The algae surfboard not only represents the kind of collaboration that is the hallmark of UC San Diego, but the fusion of biotechnology, surfing and environmentally conscious thinking that has made the La Jolla campus and its environs such a desirable place to work and live for scientists, innovators and those who cherish the coastal environment.

“Many of us live here because of this fantastic research university and nearby research institutes,” said Mayfield. “This is a biotechnology hub so a lot of us have a biotech background. But it’s also just a fantastic beach community and the surfing here is world class. The surfing community here is very tight-knit as is the biotech community here in San Diego. So this surfboard represents a wonderful fusion of all of these things.”

“One of the things we focus on very heavily here at UC San Diego is not just how do we produce things like polyols but how do we do it in a sustainable fashion. So all of the research we do here has that as an underlying principle. We try to do this with less fresh water because we produce these algae in brackish water. We try to do this with less energy input. All of this is so we can have a sustainable future.”

Mayfield said that like other surfers, he has long been faced with a contradiction: His connection to the pristine ocean environment requires a surfboard made from petroleum.

“As surfers more than any other sport, you are totally connected and immersed in the ocean environment,” he explained. “And yet your connection to that environment is through a piece of plastic made from fossil fuels.”

But now, he explained, surfers can have way to surf a board that, at least at its core, comes from a sustainable, renewable source. “This shows that we can still enjoy the ocean, but do so in an environmentally sustainable way,” he added.

“In the future, we’re thinking about 100 percent of the surfboard being made that way—the fiberglass will come from renewable resources, the resin on the outside will come from a renewable resource,” Mayfield said.

In the future algae oil will not only allow surfers to enjoy an environmental sustainable surfboard, but construct their boards in a way that can make them more adaptable to different kinds of surf, surfing styles or even the weight of surfers.

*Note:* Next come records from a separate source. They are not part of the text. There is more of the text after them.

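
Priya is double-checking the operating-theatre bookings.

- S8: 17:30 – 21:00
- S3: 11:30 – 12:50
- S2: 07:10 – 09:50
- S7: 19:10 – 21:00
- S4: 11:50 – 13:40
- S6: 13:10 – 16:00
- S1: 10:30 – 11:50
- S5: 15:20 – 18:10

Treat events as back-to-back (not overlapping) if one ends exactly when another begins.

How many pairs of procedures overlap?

Sorted by start: S2, S1, S3, S4, S6, S5, S8, S7.
S1 starts after S2 ends, so S2 has no further overlaps.
S3 starts before S1 ends → S1 and S3 overlap.
S4 starts exactly when S1 ends (back-to-back, no overlap), so S1 has no further overlaps.
S4 starts before S3 ends → S3 and S4 overlap.
S6 starts after S3 ends, so S3 has no further overlaps.
S6 starts before S4 ends → S4 and S6 overlap.
S5 starts after S4 ends, so S4 has no further overlaps.
S5 starts before S6 ends → S6 and S5 overlap.
S8 starts after S6 ends, so S6 has no further overlaps.
S8 starts before S5 ends → S5 and S8 overlap.
S7 starts after S5 ends.
S7 starts before S8 ends → S8 and S7 overlap.
Overlapping pairs: S1 & S3, S3 & S4, S4 & S6, S5 & S6, S5 & S8, S7 & S8 — 6 in total.

6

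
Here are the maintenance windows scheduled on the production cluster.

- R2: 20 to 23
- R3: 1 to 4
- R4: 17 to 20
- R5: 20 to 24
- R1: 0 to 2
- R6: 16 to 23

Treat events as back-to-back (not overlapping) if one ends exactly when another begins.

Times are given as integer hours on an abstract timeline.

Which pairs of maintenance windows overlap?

Sorted by start: R1, R3, R6, R4, R2, R5.
R3 starts before R1 ends → R1 and R3 overlap.
R6 starts after R1 ends, so nothing later overlaps R1 either.
R6 starts after R3 ends, so nothing later overlaps R3 either.
R4 starts before R6 ends → R6 and R4 overlap.
R2 starts before R6 ends → R6 and R2 overlap.
R5 starts before R6 ends → R6 and R5 overlap.
R2 starts exactly when R4 ends (back-to-back, no overlap), so nothing later overlaps R4 either.
R5 starts before R2 ends → R2 and R5 overlap.

R1 & R3, R2 & R5, R2 & R6, R4 & R6, R5 & R6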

“The really interesting thing is that the chemical and physical properties of the surfboard depend upon the chemical and physical properties of the oil you made it with,” he adds. “And because we can engineer algae we can engineer our algae to make different oils and that means we can change the physical attributes of the final product. So I think the really exciting thing is that now instead of just relying on the one oil we have, now we can think of engineering these surfboards with new physical properties. Some of them maybe stiffer, some more flexible, some with more rigidity. And when you change the physical properties you’re going to change the way the surfboard reacts with the wave. So I think that with these surfboards we’re going to be able to enhance the properties of surfing and take it to a whole new level.”